Heide Castañeda is a Professor of Anthropology at the University of South Florida. Her research areas include critical border studies, political and legal anthropology, migration, and citizenship, focusing on the U.S./Mexico border, Mexico, Germany, and Morocco. She is the author of Borders of Belonging: Struggle and Solidarity in Mixed-Status Immigrant Families (Stanford University Press, 2019) and co-editor of Unequal Coverage: The Experience of Health Care Reform in the United States (NYU Press, 2018). Her latest book is Migration and Health: Critical Perspectives (Routledge, 2023).
Dr. Castañeda has also published dozens of research articles on migration. Her work has been funded by the National Science Foundation, National Institutes of Health, the Fulbright Program, the German Academic Exchange Service (DAAD), and the Wenner-Gren Foundation for Anthropological Research. Current projects include a focus on Indigenous mobilities through the experiences of Amazigh im/migrants in the United States, as well as a National Science Foundation-funded project examining shifts in spaces of “transit” to settlement for sub-Saharan Africans in Morocco, focused on forced immobility, legal status precarity, gendered geographies of power, and local processes of racialization.

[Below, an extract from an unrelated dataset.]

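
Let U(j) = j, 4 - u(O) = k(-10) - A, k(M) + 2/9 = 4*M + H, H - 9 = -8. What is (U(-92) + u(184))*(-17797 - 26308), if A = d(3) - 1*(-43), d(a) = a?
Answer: 1102625/9 ≈ 1.2251e+5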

Federico Lenzerini is Ph.D., International Law, and Professor of International Law and Human Rights at the Department of Political and International Sciences of the University of Siena (Italy). He is also Professor at the LLM programme in Intercultural Human Rights at the St. Thomas University School of Law, Miami (FL), USA, Professor at the Tulane-Siena Summer School on International Law, Cultural Heritage and the Arts, Deputy Head of the Hawaiian Kingdom’s Royal Commission of Inquiry, and Member of the Academic Friends of the UN Expert Mechanism on the Rights of Indigenous Peoples (EMRIP).

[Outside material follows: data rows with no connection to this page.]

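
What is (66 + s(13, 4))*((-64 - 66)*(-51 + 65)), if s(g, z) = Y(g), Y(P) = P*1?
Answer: -143780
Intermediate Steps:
Y(P) = P
s(g, z) = g
(66 + s(13, 4))*((-64 - 66)*(-51 + 65)) = (66 + 13)*((-64 - 66)*(-51 + 65)) = 79*(-130*14) = 79*(-1820) = -143780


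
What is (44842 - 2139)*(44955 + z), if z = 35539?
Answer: 3437335282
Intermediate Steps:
(44842 - 2139)*(44955 + z) = (44842 - 2139)*(44955 + 35539) = 42703*80494 = 3437335282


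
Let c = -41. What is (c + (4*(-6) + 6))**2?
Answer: 3481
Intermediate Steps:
(c + (4*(-6) + 6))**2 = (-41 + (4*(-6) + 6))**2 = (-41 + (-24 + 6))**2 = (-41 - 18)**2 = (-59)**2 = 3481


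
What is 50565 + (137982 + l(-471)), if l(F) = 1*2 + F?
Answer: 188078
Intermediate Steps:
l(F) = 2 + F
50565 + (137982 + l(-471)) = 50565 + (137982 + (2 - 471)) = 50565 + (137982 - 469) = 50565 + 137513 = 188078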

He has been Consultant to UNESCO (Paris), Counsel to the Italian Ministry of Foreign Affairs for international negotiations related to cultural heritage, and member of the Italian delegation at meetings of the World Heritage Committee. He has been the Rapporteur of the ‘Committee on the Rights of Indigenous Peoples’ of the International Law Association (ILA) (2008-2012), Rapporteur of the ILA ‘Committee on the Implementation of the Rights of Indigenous Peoples’ (2013-2020), member of the ILA ‘Committee on Biotechnology’ (2006-2010), and member of the ILA ‘Committee on Cultural Heritage Law’ (2012-2016). He is the Delegate of the Rector of the University of Siena for Students and Researchers Coming from Crisis Areas, and Director of the Inter-University Centre for Research on Human Rights and Immigration Law (CIRDUIS) of the University of Siena.
Me Me Khant, from Yangon, Myanmar, graduated with a master’s degree in international policy at Stanford School of Humanities and Sciences. She graduated from Centre College with a bachelor’s degree in international studies and a minor in French. Me Me currently works for promoting peace, reconciliation, and democracy in Myanmar and is a staunch advocate for civil liberties and human rights. As a poet and diaspora activist, she has been at the forefront of speaking out against the Myanmar military for atrocities that the military has committed including the Rohingya genocide; she has organized and mobilized thousands from Burmese diaspora in global rallies and protests.
Previously, she had worked for Camino Seguro (Safe Passage) in Guatemala, the Delegation of the European Union in Myanmar, and JFP Holdings in Beijing, China. She was awarded Nayef Samhat Prize from Centre which recognizes "graduating senior majoring in international studies judged by the program faculty to have shown the greatest promise to advance peace and justice in international affairs."